What we get in Rough Breathing, then, is a singular smorgasbord of material from a writer whose receptivity to extant poetries is matched by his commitment to finding vitally new poetic inflections. Equally important as Gilonis’s range and erudition (and the elegant gait of his cadences) is the rootedness of his work in the political and the social. More than anything, Gilonis recognizes that poetic history and language — and the works that often get anchored to both as ostensibly representative nodes — remain ongoing concerns, things to engage with now and in the future.
1. Harry Gilonis, Rough Breathing (Manchester, UK: Carcanet Press, 2018), 19.
2. It is worth noting that Gilonis has also published an excellent set of poems from the Russian of Mayakovsky and others titled For British Workers (London and Brighton, UK: Barque Press, 2015).
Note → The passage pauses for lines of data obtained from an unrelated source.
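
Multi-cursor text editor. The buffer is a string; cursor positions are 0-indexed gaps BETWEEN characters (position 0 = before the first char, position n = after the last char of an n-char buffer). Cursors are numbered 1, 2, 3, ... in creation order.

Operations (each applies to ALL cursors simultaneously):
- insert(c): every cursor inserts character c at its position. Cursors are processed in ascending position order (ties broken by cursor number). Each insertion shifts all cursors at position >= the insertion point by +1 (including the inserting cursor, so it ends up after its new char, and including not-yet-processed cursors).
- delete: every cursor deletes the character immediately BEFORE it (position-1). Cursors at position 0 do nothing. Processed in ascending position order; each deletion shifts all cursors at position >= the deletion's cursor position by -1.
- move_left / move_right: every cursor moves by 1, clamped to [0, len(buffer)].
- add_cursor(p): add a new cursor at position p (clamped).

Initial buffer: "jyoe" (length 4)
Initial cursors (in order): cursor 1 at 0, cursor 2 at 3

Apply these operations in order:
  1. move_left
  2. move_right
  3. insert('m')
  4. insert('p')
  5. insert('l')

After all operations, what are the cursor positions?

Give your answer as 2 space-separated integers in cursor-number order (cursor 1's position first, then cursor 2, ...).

After op 1 (move_left): buffer="jyoe" (len 4), cursors c1@0 c2@2, authorship ....
After op 2 (move_right): buffer="jyoe" (len 4), cursors c1@1 c2@3, authorship ....
After op 3 (insert('m')): buffer="jmyome" (len 6), cursors c1@2 c2@5, authorship .1..2.
After op 4 (insert('p')): buffer="jmpyompe" (len 8), cursors c1@3 c2@7, authorship .11..22.
After op 5 (insert('l')): buffer="jmplyomple" (len 10), cursors c1@4 c2@9, authorship .111..222.

Answer: 4 9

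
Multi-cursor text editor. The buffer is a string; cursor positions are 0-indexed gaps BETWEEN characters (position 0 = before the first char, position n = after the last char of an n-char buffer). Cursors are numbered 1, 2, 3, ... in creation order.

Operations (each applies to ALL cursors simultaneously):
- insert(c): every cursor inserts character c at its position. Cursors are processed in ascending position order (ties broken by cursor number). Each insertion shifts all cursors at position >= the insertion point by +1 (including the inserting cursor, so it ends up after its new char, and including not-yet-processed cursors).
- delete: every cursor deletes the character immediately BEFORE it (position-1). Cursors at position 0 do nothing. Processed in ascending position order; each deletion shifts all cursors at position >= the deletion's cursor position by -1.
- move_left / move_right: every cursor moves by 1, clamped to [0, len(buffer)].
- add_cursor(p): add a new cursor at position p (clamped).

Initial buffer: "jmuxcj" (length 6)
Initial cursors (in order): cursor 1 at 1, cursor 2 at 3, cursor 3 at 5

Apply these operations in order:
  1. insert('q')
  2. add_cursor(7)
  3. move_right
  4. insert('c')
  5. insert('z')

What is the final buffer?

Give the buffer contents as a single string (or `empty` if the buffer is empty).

After op 1 (insert('q')): buffer="jqmuqxcqj" (len 9), cursors c1@2 c2@5 c3@8, authorship .1..2..3.
After op 2 (add_cursor(7)): buffer="jqmuqxcqj" (len 9), cursors c1@2 c2@5 c4@7 c3@8, authorship .1..2..3.
After op 3 (move_right): buffer="jqmuqxcqj" (len 9), cursors c1@3 c2@6 c4@8 c3@9, authorship .1..2..3.
After op 4 (insert('c')): buffer="jqmcuqxccqcjc" (len 13), cursors c1@4 c2@8 c4@11 c3@13, authorship .1.1.2.2.34.3
After op 5 (insert('z')): buffer="jqmczuqxczcqczjcz" (len 17), cursors c1@5 c2@10 c4@14 c3@17, authorship .1.11.2.22.344.33

Answer: jqmczuqxczcqczjcz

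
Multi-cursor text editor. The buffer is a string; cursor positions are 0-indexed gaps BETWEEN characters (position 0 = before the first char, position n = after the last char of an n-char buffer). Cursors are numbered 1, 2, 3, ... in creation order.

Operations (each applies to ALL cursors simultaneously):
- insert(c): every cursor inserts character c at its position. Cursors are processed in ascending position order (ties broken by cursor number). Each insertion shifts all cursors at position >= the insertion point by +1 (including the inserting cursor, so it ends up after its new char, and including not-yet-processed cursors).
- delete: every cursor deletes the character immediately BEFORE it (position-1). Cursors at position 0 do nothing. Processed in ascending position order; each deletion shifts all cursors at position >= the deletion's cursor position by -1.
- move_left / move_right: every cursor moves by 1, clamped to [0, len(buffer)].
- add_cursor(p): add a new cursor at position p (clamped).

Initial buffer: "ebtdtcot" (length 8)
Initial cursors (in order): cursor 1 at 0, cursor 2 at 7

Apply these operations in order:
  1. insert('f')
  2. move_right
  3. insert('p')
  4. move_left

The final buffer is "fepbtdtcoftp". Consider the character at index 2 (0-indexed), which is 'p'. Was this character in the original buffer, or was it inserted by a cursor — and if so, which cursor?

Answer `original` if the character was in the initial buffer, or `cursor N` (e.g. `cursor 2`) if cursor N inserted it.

After op 1 (insert('f')): buffer="febtdtcoft" (len 10), cursors c1@1 c2@9, authorship 1.......2.
After op 2 (move_right): buffer="febtdtcoft" (len 10), cursors c1@2 c2@10, authorship 1.......2.
After op 3 (insert('p')): buffer="fepbtdtcoftp" (len 12), cursors c1@3 c2@12, authorship 1.1......2.2
After op 4 (move_left): buffer="fepbtdtcoftp" (len 12), cursors c1@2 c2@11, authorship 1.1......2.2
Authorship (.=original, N=cursor N): 1 . 1 . . . . . . 2 . 2
Index 2: author = 1

Answer: cursor 1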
Gilonis explains that he opted to exclude from Rough Breathing these and other translations for which “a conventional model of fidelity is intended.”
3. Ezra Pound’s Chinese Friends, ed. Zhaoming Qian (Oxford: Oxford University Press, 2008), 38.
4. Harry Gilonis, eye-blink (London: Veer Books, 2011), unpaginated foreword.
5. Ezra Pound, Literary Essays of Ezra Pound, ed. T. S. Eliot (New York: New Directions, 1968), 250.